Sebenarnya tekanan ban pada kendaraan kecil pada dasarnya sama, namun kenyataannya tidak seperti itu. Karena berat dan ukuran ban setiap mobil sebagian besar berbeda, maka tekanan ban mobil juga akan berbeda-beda. Ada pula yang beranggapan tekanan ban yang cocok adalah 2,4 atau 2,5, namun belum tentu cocok untuk jenis mobil tertentu. Oleh karena itu, ketika mobil keluar dari pabrik, tekanan ban standar mobil akan tertera di mobil, dan ada pula yang berada di sisi pengemudi. Pada pilar B, ada pula yang berada di bagian belakang tutup tangki bahan bakar. Kalau tidak, pasti ada di manualnya. Tekanan ban yang paling masuk akal hanya berdasarkan nilai yang tertera pada mobil.

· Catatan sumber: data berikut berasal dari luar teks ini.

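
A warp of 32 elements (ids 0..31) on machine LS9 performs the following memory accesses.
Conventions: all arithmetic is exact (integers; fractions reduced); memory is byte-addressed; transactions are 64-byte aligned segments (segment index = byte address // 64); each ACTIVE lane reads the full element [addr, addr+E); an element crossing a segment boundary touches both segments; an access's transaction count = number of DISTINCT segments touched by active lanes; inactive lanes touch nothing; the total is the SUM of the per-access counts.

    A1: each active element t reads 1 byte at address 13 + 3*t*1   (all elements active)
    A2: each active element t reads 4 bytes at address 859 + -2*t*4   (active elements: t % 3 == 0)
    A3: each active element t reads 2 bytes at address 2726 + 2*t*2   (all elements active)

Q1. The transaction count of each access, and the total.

A1: 2 transactions
A2: 5 transactions
A3: 3 transactions

Answer: 2,5,3; total 10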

Di musim panas, karena suhu yang relatif tinggi, pemuaian dan kontraksi termal, tekanan ban normal mobil perlu diturunkan. Karena suhu yang relatif tinggi saat berkendara di musim panas, maka suhu ban mobil juga akan meningkat selama berkendara, dan tekanan ban juga akan meningkat. Tinggi, jadi di musim panas, tekanan ban harus diturunkan sebesar {{0}}.1 hingga 0.2 poin; sebaliknya, di musim dingin, karena suhu relatif rendah, tekanan ban harus dinaikkan sebesar 0,1 hingga 0,2 poin dari nilai normal.
Yang perlu mendapat perhatian khusus di sini adalah, tidak baik jika tekanan ban mobil terlalu tinggi atau terlalu rendah. Terlalu tinggi akan menyebabkan daya rekat ban buruk, dan kendaraan mudah menyebabkan ban pecah saat berkendara. Sebaliknya jika tekanan ban mobil terlalu rendah maka akan menambah konsumsi bahan bakar mobil dan menyebabkan kerusakan pada ban. Hal ini juga dapat dengan mudah menyebabkan ban pecah. Oleh karena itu, saat mengisi bensin kendaraan, pastikan untuk memeriksa rating yang tertera pada mobil pelanggan. Kalau soal tekanan ban, jangan serta merta mendengarkan apa yang dikatakan rekan Anda tentang seberapa besar tekanan ban yang cukup. Jika tidak, jika tekanan ban tidak tepat, pelanggan mungkin menghadapi bahaya yang tidak terduga saat berkendara.